De acuerdo a la primera edición del Índice de Burocracia en América Latina 2021 (IB- LAT), elaborado por el Centro Latinoamericano de Atlas Network en conjunto con otras instituciones, entre ellas, la Fundación Libertad de Rosario, Argentina es uno de los países con más burocracia de América Latina junto a Venezuela. Una pequeña empresa requiere un promedio de 794,6 horas al año para cumplimentar con todos los trámites burocráticos, lo que implica 3 horas por día laboral.

El IB-Lat mide la carga administrativo-burocrática de las pequeñas empresas que tienen mayor peso en los sectores primario, secundario y terciario en algunos países de América Latina y en España. El índice, releva los trámites que debe realizar una empresa representativa de cada sector en las siguientes tres áreas: Administración del Empleo, Administración de Operación y Otros.

El primer grupo abarca la gestión de salarios, impuestos y contribuciones incluyendo la administración de los tiempos de vacaciones o permisos por enfermedad o accidentes, así como también los trámites exigidos por el seguro social y de salud. Asimismo, en este grupo se analiza la administración de contratación y despido. En la categoría de trámites asociados a la “Administración de Operación” de la empresa, se acopian aquellos vinculados a la administración de impuestos sobre la renta, al inmueble, al consumo y al valor agregado, administración de residuos y la administración de vehículos. Finalmente, la categoría “Otros” recoge aquellos trámites que no se ajustan a las categorías anteriores y aquellos que son propios de las actividades económicas más representativas sectoriales.

Los resultados del IB-Lat para Argentina concluyen que una pequeña empresa requiere en promedio 794,6 horas al año para cumplir con todos los trámites burócraticos de las tres áreas analizadas. Es decir, una empresa pequeña debe destinar 3 horas de un día laboral a efectuar trámites. Se ubica en el tercer grupo junto a Venezuela con una elevada carga que promedia las 902 h/año, casi duplicando el tiempo promedio que destinan los países del grupo 2 (Colombia y México) y triplicando el del grupo 1 (Brasil y España) en cumplir con los trámites burocráticos.


De los tres sectores productivos analizados, el secundario es el más castigado con 1.082,3 horas al año necesarias para cumplir con todos los trámites. La mayor carga corresponde al rubro empleo para las empresas del sector secundario y primario mientras que la administración impositiva es la que más horas demanda al sector terciario.


Considerando las actividades representativas sectorialmente, el número de trámites que tiene que cumplir la empresa varía entre 46 y 50, de los cuales más del 85% están digitalizados. La “Administración de Operaciónes” consume en promedio un 48% del tiempo destinado a trámites, siendo especialmente demandante para la empresa del sector terciario (56%) y, en particular, los relativos a la administración de impuestos, que consumen el 94% del tiempo en este subgrupo de trámites. Por su parte, las pequeñas empresas representativas de los sectores primario y secundario se ven más afectadas por los trámites de Administración del Empleo, que demandan 66 % y 50% de su tiempo.

La recopilación de datos a través de entrevistas al personal administrativo y contable de la empresa (o externo dedicado a ello) permitió detectar cuántas horas le debe dedicar una empresa al año para poder cumplimentar con todos los trámites asociados a la administración del empleo y a la administración de las operaciones.
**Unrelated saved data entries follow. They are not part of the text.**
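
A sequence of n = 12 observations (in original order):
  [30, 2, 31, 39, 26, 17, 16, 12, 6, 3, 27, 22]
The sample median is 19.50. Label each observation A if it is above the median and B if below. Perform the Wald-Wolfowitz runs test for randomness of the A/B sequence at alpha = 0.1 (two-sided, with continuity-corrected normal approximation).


Step 1: Compute median = 19.50; label A = above, B = below.
Labels in order: ABAAABBBBBAA  (n_A = 6, n_B = 6)
Step 2: Count runs R = 5.
Step 3: Under H0 (random ordering), E[R] = 2*n_A*n_B/(n_A+n_B) + 1 = 2*6*6/12 + 1 = 7.0000.
        Var[R] = 2*n_A*n_B*(2*n_A*n_B - n_A - n_B) / ((n_A+n_B)^2 * (n_A+n_B-1)) = 4320/1584 = 2.7273.
        SD[R] = 1.6514.
Step 4: Continuity-corrected z = (R + 0.5 - E[R]) / SD[R] = (5 + 0.5 - 7.0000) / 1.6514 = -0.9083.
Step 5: Two-sided p-value via normal approximation = 2*(1 - Phi(|z|)) = 0.363722.
Step 6: alpha = 0.1. fail to reject H0.

R = 5, z = -0.9083, p = 0.363722, fail to reject H0.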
De estas entrevistas se desprende que existen numerosas regulaciones, con el consiguiente resultado de multiplicación de trabas, pérdida de tiempo y la incertidumbre respecto al cumplimiento de las obligaciones en un contexto cambiante de las normas.
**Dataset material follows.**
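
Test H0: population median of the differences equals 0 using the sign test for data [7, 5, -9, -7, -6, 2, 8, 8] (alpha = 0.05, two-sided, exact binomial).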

En efecto, nuestro país debe ir inexorablemente a reformas estructurales, de mediano y largo plazo, que redefinan el sistema impositivo, haciéndolo más simple y de menor carga tributaria, de modo de estimular la inversión y el crecimiento. Igualmente, es imperiosa una reforma laboral que sea más flexible y que reduzca de manera significativa los costos laborales. Solo a partir de reformas integrales y estructurales se podrá revertir esta situación y emprender un sendero de crecimiento.